A lot of folks are having fun with the news that “Joe the Plumber,” the Ohio man who famously tangled with Obama over his “spread the wealth” comment back in 2008, has now gotten himself a union job with Chrysler Group LLC. Ever since that encounter with Obama, Joe has enjoyed years of national recognition as the leading regular-guy critic of Obama’s penchant for seizing people’s hard earned money and giving it away to others.

As the Toledo Blade reports, Joe the Plumber — a.k.a. Samuel Wurzelbacher — says he was required to join the United Auto Workers, now that he works for a union shop, and claims he’s been called a “Tea Bagger” by at least one pro-union co-worker. “I’m a Republican who was cast into the limelight for having the temerity to confront Barack Obama on the question of redistributing wealth,” Joe says. “But I’m a working man, and I’m working.”

The union angle is fun, but it’s worth noting another interesting and amusing irony to this tale.

It appears plausible that Joe the Plumber may not have gotten this auto job if it weren’t for the hated bailout of the auto industry, which was first championed by George W. Bush and then became a leading symbol for years of Obama’s penchant for big-footed government intervention in the private market.

Sean McAlinden, who has studied the auto-bailout as the chief economist for the non-profit Center for Automotive Research, tells me it’s likely Joe’s new job is at one of two Chrysler plants currently operating in Toledo, Ohio, Joe’s home town. (I’ve emailed Joe asking for more info.)

“He wouldn’t have gotten a job in Toledo if Chrysler hadn’t been bailed out,” McAlinden tells me. “The unemployment rate in Toledo would have been at 15 percent.”

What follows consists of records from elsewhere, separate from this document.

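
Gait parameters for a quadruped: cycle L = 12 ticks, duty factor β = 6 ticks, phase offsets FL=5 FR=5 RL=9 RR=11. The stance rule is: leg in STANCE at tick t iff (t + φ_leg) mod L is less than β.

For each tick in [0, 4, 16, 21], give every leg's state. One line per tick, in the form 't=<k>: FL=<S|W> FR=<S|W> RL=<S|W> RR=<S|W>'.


t=0: FL=S FR=S RL=W RR=W
t=4: FL=W FR=W RL=S RR=S
t=16: FL=W FR=W RL=S RR=S
t=21: FL=S FR=S RL=W RR=W

t=0: phase=(5,5,9,11) vs β=6 → FL=S FR=S RL=W RR=W
t=4: phase=(9,9,1,3) vs β=6 → FL=W FR=W RL=S RR=S
t=16: phase=(9,9,1,3) vs β=6 → FL=W FR=W RL=S RR=S
t=21: phase=(2,2,6,8) vs β=6 → FL=S FR=S RL=W RR=W


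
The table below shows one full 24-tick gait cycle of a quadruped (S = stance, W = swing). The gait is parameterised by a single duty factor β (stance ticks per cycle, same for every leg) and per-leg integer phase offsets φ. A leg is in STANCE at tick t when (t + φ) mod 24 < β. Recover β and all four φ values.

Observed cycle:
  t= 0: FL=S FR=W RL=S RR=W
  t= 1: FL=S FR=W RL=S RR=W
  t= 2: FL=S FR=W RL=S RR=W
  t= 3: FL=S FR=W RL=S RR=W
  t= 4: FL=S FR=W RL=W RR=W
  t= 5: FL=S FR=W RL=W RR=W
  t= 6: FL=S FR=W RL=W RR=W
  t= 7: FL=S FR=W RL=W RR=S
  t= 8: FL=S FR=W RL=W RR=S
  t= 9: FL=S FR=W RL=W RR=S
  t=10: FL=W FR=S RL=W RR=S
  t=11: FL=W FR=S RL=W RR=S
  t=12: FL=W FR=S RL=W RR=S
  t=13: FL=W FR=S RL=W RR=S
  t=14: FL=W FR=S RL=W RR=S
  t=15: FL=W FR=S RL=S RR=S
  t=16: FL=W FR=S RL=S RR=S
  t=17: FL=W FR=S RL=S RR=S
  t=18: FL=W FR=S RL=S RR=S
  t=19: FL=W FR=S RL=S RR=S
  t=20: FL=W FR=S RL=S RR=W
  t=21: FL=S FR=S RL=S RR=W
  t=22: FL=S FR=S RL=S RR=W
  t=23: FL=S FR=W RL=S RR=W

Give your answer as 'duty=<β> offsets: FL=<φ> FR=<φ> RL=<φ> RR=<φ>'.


duty=13 offsets: FL=3 FR=14 RL=9 RR=17

duty β = stance ticks per leg = 13
FL: stance ticks = 13; W→S at t=21 → φ=3
FR: stance ticks = 13; W→S at t=10 → φ=14
RL: stance ticks = 13; W→S at t=15 → φ=9
RR: stance ticks = 13; W→S at t=7 → φ=17


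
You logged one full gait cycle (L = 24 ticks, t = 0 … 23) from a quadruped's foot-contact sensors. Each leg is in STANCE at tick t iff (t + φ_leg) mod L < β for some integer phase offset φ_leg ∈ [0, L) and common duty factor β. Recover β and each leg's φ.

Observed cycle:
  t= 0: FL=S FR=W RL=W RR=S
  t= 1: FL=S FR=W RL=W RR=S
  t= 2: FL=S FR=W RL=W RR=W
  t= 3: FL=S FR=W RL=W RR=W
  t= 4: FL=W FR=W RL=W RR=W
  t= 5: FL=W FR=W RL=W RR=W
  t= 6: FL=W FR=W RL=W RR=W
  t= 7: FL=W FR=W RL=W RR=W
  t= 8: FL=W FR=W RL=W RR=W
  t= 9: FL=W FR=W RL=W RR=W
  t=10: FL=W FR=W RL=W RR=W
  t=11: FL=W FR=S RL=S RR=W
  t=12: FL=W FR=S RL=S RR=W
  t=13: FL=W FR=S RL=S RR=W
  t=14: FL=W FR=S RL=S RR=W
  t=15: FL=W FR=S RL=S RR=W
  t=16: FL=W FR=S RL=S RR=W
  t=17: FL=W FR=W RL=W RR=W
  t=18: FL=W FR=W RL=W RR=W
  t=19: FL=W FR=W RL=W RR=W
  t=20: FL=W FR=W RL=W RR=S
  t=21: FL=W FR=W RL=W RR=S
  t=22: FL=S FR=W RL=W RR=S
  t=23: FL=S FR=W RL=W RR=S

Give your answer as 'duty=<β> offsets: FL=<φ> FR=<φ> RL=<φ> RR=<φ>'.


duty=6 offsets: FL=2 FR=13 RL=13 RR=4

duty β = stance ticks per leg = 6
FL: stance ticks = 6; W→S at t=22 → φ=2
FR: stance ticks = 6; W→S at t=11 → φ=13
RL: stance ticks = 6; W→S at t=11 → φ=13
RR: stance ticks = 6; W→S at t=20 → φ=4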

The Center for Automotive Research recently released a report finding that the federal bailout of Chrysler, GM, and auto parts suppliers saved 1.5 million jobs. McAlinden, the chief author of the report, says the bailout was one of the “most successful” government interventions “in U.S. economic history.”

These jobs saved by the bailout almost certainly would have included the one Joe the Plumber now has,” McAlinden tells me.

If there had been no bailout, McAlinden says, “Chrysler would have shut down immediately. No production; no jobs; no pension payments; no nothing. Within 90 days the salaried people would have scattered to the winds, and the plants would have started to fall apart. The suppliers would have failed.”

“An auto company is not just itself,” McAlinden continued, suggesting those jobs would have disappeared for good without a bailout: “There wasn’t anyone else to give them a loan. There wasn’t anyone else to buy Chrysler. You can’t shut an automotive factory and just start it up again like a motorcycle in your garage three months later. It’s part of a factory ecosystem. Each factory has around 1,100 suppliers. They wouldn’t have been there. The skilled labor would have been gone — they would have left to find jobs somewhere else.”

“Those plants survived,” McAlinden said. “Their supply chains survived. Their product development teams survived. The whole ecosystem of designing and building automobiles survived.”

Asked if the industry — and jobs like the one Joe seems to occupy — could have rebounded without the bailout, McAlinden said: “You don’t shut down and bankrupt a company for too long. No one will buy their product again. Nobody will trust its warranties or trust that it will be there in four years when you need its parts and services. If that company stayed down for two long, its whole consumer base would have fled.”

“I hope that Joe gets that bonus check in 12 months,” McAlinden joked. “Maybe that bonus check will change his economic philosophy.”